ESOPs operate under the concept that if increased company performance and profitability directly benefits plan participants, employees will have greater incentive to increase productivity and profits. As discussed, an ESOP can significantly benefit both employees and owners and be an ideal solution under certain circumstances. The process of implementing an ESOP requires a team of experienced professionals; the first step in determining if an ESOP is practical for your company or that of your clients is a discussion with a team of dedicated ESOP advisors.

SOURCES

  1. Ownership through the Employee Stock Ownership Trust.
  2. Wiefek, Nancy and Nathan Nicholson. S Corporation ESOPs and Retirement Security, National Center for Employee Ownership, December 2018.
  3. O’Boyle, Ernest H., Patel, Pankaj C. and Gonzalez-Mulé, Erik. Employee ownership and firm performance: a meta-analysis. Human Resource Management Journal, June 24, 2016.
  4. 2019 ESOP Economic Performance Report, The ESOP Association © 2019.
  5. Kruse, Douglas and Joseph Blasi, Employee Ownership, Employee Attitudes, and Firm Performance Handbook of Resource Management Handbook. Greenwich, CT.: JAI Press, 1997.

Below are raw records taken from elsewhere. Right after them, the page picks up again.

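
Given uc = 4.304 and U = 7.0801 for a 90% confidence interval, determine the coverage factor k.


k = U / uc
k = 7.0801 / 4.304
k = 1.645

1.645


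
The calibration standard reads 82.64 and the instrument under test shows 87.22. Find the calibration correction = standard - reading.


Correction = standard - reading
= 82.64 - 87.22
= -4.5800

-4.5800


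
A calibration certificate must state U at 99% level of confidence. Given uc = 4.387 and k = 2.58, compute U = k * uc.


U = k * uc
U = 2.58 * 4.387
U = 11.3185

11.3185


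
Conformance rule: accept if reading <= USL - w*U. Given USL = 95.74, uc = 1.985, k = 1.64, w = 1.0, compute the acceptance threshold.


U = k * uc = 1.64 * 1.985 = 3.2554
guard band g = w * U = 1.0 * 3.2554 = 3.2554
AL = USL - g = 95.74 - 3.2554
AL = 92.4846

92.4846


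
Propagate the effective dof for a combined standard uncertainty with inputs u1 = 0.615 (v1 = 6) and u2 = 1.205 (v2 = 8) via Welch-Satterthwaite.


uc = sqrt(u1^2 + u2^2) = sqrt(0.615^2 + 1.205^2) = 1.3528673
v_eff = uc^4 / (u1^4/v1 + u2^4/v2)
= 1.3528673^4 / (0.615^4/6 + 1.205^4/8)
= 3.3498148 / 0.28738943
v_eff = 11.6560

11.6560


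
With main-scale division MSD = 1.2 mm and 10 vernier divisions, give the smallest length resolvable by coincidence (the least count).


LC = MSD / n_div
= 1.2 / 10
= 0.1200

0.1200


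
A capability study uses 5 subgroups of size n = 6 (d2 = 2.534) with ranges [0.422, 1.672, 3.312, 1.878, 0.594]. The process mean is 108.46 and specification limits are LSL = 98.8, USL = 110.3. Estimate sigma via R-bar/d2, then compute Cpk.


R_bar = (0.422 + 1.672 + 3.312 + 1.878 + 0.594) / 5 = 1.5756
sigma = R_bar / d2 = 1.5756 / 2.534 = 0.62178374
Cp = (USL - LSL)/(6*sigma) = (110.3 - 98.8)/(6*0.62178374) = 3.0825
Cpu = (110.3 - 108.46)/(3*0.62178374) = 0.9864
Cpl = (108.46 - 98.8)/(3*0.62178374) = 5.1786
Cpk = min(Cpu, Cpl) = 0.9864

0.9864


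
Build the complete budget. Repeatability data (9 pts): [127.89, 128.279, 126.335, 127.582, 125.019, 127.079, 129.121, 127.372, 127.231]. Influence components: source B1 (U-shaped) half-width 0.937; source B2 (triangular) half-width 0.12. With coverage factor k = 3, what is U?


mean = (127.89 + 128.279 + 126.335 + 127.582 + 125.019 + 127.079 + 129.121 + 127.372 + 127.231) / 9 = 127.3231111
s = sqrt(sum((x - mean)^2)/(n-1)) = 1.1667407
u_A = s / sqrt(n) = 1.1667407 / sqrt(9) = 0.38891357
u_B1 = 0.937 / sqrt(2) = 0.66255905
u_B2 = 0.12 / sqrt(6) = 0.048989795
uc = sqrt(0.38891357^2 + 0.66255905^2 + 0.048989795^2) = 0.76983002
U = k * uc = 3 * 0.76983002
U = 2.3095

2.3095


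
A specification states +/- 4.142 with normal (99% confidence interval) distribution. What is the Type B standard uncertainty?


u_B = half_width / 2.576
u_B = 4.142 / 2.576
u_B = 1.6079

1.6079


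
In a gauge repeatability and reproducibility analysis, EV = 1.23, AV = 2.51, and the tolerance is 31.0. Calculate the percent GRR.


GRR = sqrt(EV^2 + AV^2) = sqrt(1.23^2 + 2.51^2) = 2.7951744
%GRR = GRR / tol * 100 = 2.7951744 / 31.0 * 100
%GRR = 9.0167

9.0167


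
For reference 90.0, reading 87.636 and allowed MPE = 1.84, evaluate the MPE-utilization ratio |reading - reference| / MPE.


e = indication - reference = 87.636 - 90.0 = -2.3640
|e| = 2.3640
ratio = |e| / MPE = 2.3640 / 1.84
ratio = 1.2848

1.2848


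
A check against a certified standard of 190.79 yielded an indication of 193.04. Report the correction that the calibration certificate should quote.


Correction = standard - reading
= 190.79 - 193.04
= -2.2500

-2.2500


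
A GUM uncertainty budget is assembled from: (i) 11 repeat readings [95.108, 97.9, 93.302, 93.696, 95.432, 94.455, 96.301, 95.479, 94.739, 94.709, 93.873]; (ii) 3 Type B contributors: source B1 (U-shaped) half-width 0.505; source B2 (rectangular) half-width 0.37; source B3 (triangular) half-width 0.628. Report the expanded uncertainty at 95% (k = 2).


mean = (95.108 + 97.9 + 93.302 + 93.696 + 95.432 + 94.455 + 96.301 + 95.479 + 94.739 + 94.709 + 93.873) / 11 = 94.99945455
s = sqrt(sum((x - mean)^2)/(n-1)) = 1.2974553
u_A = s / sqrt(n) = 1.2974553 / sqrt(11) = 0.39119749
u_B1 = 0.505 / sqrt(2) = 0.35708892
u_B2 = 0.37 / sqrt(3) = 0.2136196
u_B3 = 0.628 / sqrt(6) = 0.25637993
uc = sqrt(0.39119749^2 + 0.35708892^2 + 0.2136196^2 + 0.25637993^2) = 0.62602873
U = k * uc = 2 * 0.62602873
U = 1.2521

1.2521


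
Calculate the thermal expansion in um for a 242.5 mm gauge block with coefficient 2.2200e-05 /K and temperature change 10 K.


dL = L * alpha * dT
= 242.5 * 2.2200e-05 * 10
= 0.0538350 mm
dL_um = 0.0538350 * 1000 = 53.8350 um

53.8350


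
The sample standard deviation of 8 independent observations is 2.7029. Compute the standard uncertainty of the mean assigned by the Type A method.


u_A = s / sqrt(n)
u_A = 2.7029 / sqrt(8)
u_A = 2.7029 / 2.8284271
u_A = 0.9556

0.9556


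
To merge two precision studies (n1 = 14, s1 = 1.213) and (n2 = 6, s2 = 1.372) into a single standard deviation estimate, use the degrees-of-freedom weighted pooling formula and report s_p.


s_p = sqrt(((n1-1)*s1^2 + (n2-1)*s2^2) / (n1+n2-2))
numerator = (14-1)*1.213^2 + (6-1)*1.372^2 = 19.127797 + 9.41192 = 28.539717
denominator = 14 + 6 - 2 = 18
s_p^2 = 28.539717 / 18 = 1.5855398
s_p = sqrt(1.5855398) = 1.2592

1.2592


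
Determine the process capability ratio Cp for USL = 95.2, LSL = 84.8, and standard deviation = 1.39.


Cp = (USL - LSL) / (6 * sigma)
= (95.2 - 84.8) / (6 * 1.39)
= 10.4000 / 8.3400
= 1.2470

1.2470


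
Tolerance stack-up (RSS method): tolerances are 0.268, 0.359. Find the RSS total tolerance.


RSS = sqrt(0.268^2 + 0.359^2)
= sqrt(0.200705)
= 0.4480

0.4480


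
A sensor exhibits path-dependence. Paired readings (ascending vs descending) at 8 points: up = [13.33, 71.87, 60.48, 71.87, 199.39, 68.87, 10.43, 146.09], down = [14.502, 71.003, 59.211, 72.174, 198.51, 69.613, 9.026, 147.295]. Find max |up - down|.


|13.33 - 14.502| = 1.1720
|71.87 - 71.003| = 0.8670
|60.48 - 59.211| = 1.2690
|71.87 - 72.174| = 0.3040
|199.39 - 198.51| = 0.8800
|68.87 - 69.613| = 0.7430
|10.43 - 9.026| = 1.4040
|146.09 - 147.295| = 1.2050
hysteresis = max(diffs) = 1.4040

1.4040


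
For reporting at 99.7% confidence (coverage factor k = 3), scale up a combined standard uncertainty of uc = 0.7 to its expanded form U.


U = k * uc
U = 3 * 0.7
U = 2.1000

2.1000


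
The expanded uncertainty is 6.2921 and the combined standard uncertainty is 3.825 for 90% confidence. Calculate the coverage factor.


k = U / uc
k = 6.2921 / 3.825
k = 1.645

1.645


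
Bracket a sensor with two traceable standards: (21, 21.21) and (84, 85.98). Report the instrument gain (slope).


slope = (y2 - y1) / (x2 - x1)
= (85.98 - 21.21) / (84 - 21)
= 64.7700 / 63
= 1.0281

1.0281


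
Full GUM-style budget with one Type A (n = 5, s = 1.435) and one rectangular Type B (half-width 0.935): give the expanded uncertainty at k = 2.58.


u_A = s / sqrt(n) = 1.435 / sqrt(5) = 0.64175151
u_B = half_width / sqrt(3) = 0.935 / sqrt(3) = 0.5398225
uc = sqrt(u_A^2 + u_B^2) = sqrt(0.64175151^2 + 0.5398225^2) = 0.83860201
U = k * uc = 2.58 * 0.83860201
U = 2.1636

2.1636


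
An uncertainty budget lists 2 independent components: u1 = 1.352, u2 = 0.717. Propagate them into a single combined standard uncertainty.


uc = sqrt(1.352^2 + 0.717^2)
uc = sqrt(2.341993)
uc = 1.5304

1.5304


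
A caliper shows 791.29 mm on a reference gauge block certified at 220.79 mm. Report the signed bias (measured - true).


Systematic error = measured - true
= 791.29 - 220.79
= 570.5000

570.5000


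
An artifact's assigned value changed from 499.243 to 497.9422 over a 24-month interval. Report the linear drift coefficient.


rate = (v2 - v1) / months
= (497.9422 - 499.243) / 24
= -1.3008 / 24
= -0.0542

-0.0542


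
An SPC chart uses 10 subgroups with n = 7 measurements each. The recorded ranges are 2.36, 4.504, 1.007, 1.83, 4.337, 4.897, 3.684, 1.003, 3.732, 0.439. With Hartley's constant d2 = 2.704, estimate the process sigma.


R_bar = (2.36 + 4.504 + 1.007 + 1.83 + 4.337 + 4.897 + 3.684 + 1.003 + 3.732 + 0.439) / 10
R_bar = 27.793 / 10 = 2.7793
sigma_hat = R_bar / d2 = 2.7793 / 2.704 = 1.0278

1.0278


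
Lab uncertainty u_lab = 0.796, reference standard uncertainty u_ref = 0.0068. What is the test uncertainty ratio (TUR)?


TUR = u_lab / u_ref
= 0.796 / 0.0068
= 117.0588

117.0588


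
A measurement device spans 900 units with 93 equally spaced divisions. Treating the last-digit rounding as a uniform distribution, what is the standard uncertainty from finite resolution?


resolution = range / divisions
resolution = 900 / 93 = 9.6774194
u_res = resolution / (2*sqrt(3))
u_res = 9.6774194 / 3.4641016
u_res = 2.7936

2.7936


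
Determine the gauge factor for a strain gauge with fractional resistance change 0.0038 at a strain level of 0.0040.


GF = (dR/R) / epsilon
= 0.0038 / 0.0040
= 0.9500

0.9500


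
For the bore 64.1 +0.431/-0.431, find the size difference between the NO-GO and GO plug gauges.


GO = nominal - lower_tol (smallest hole = maximum material condition)
GO = 64.1 - 0.431 = 63.669
NO-GO = nominal + upper_tol (largest hole = least material condition)
NO-GO = 64.1 + 0.431 = 64.531
spread = NO-GO - GO = 64.531 - 63.669 = 0.8620

0.8620


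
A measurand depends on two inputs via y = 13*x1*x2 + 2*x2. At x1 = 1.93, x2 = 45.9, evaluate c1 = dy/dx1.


y = 13*x1*x2 + 2*x2
dy/dx1 = 13*x2
Evaluate at x2 = 45.9: c1 = 13 * 45.9
c1 = 596.7000

596.7000


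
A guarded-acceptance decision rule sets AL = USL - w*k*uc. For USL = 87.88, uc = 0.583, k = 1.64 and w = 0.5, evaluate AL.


U = k * uc = 1.64 * 0.583 = 0.95612
guard band g = w * U = 0.5 * 0.95612 = 0.47806
AL = USL - g = 87.88 - 0.47806
AL = 87.4019

87.4019


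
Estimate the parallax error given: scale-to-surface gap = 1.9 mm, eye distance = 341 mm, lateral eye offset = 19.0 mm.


error = h * offset / d
= 1.9 * 19.0 / 341
= 0.1059

0.1059


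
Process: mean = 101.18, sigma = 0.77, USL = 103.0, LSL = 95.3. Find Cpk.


Cpu = (USL - mean) / (3*sigma) = (103.0 - 101.18) / (3*0.77) = 0.7879
Cpl = (mean - LSL) / (3*sigma) = (101.18 - 95.3) / (3*0.77) = 2.5455
Cpk = min(Cpu, Cpl) = 0.7879

0.7879


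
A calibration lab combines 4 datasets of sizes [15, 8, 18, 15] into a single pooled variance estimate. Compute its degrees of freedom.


nu = sum_i (n_i - 1)
nu = ((15 - 1) + (8 - 1) + (18 - 1) + (15 - 1))
nu = 14 + 7 + 17 + 14
nu = 52

52


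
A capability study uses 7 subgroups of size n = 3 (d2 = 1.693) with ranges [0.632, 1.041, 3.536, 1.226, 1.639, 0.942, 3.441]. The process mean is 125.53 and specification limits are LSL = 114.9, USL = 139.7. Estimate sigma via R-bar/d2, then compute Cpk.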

  6. Wiefek, Nancy and Nathan Nicholson. S Corporation ESOPs and Retirement Security, National Center for Employee Ownership, December 2018.
  7. Blasi, Joseph and Douglas Kruse, Building the Assets of Low and Moderate Income Workers and their Families: The Role of Employee Ownership. Institute for the Study of Employee Ownership and Profit Sharing, March 2019.
  8. How America Saves 2019, Vanguard 2018 Defined Contribution Plan Data, © 2019 The Vanguard Group, Inc.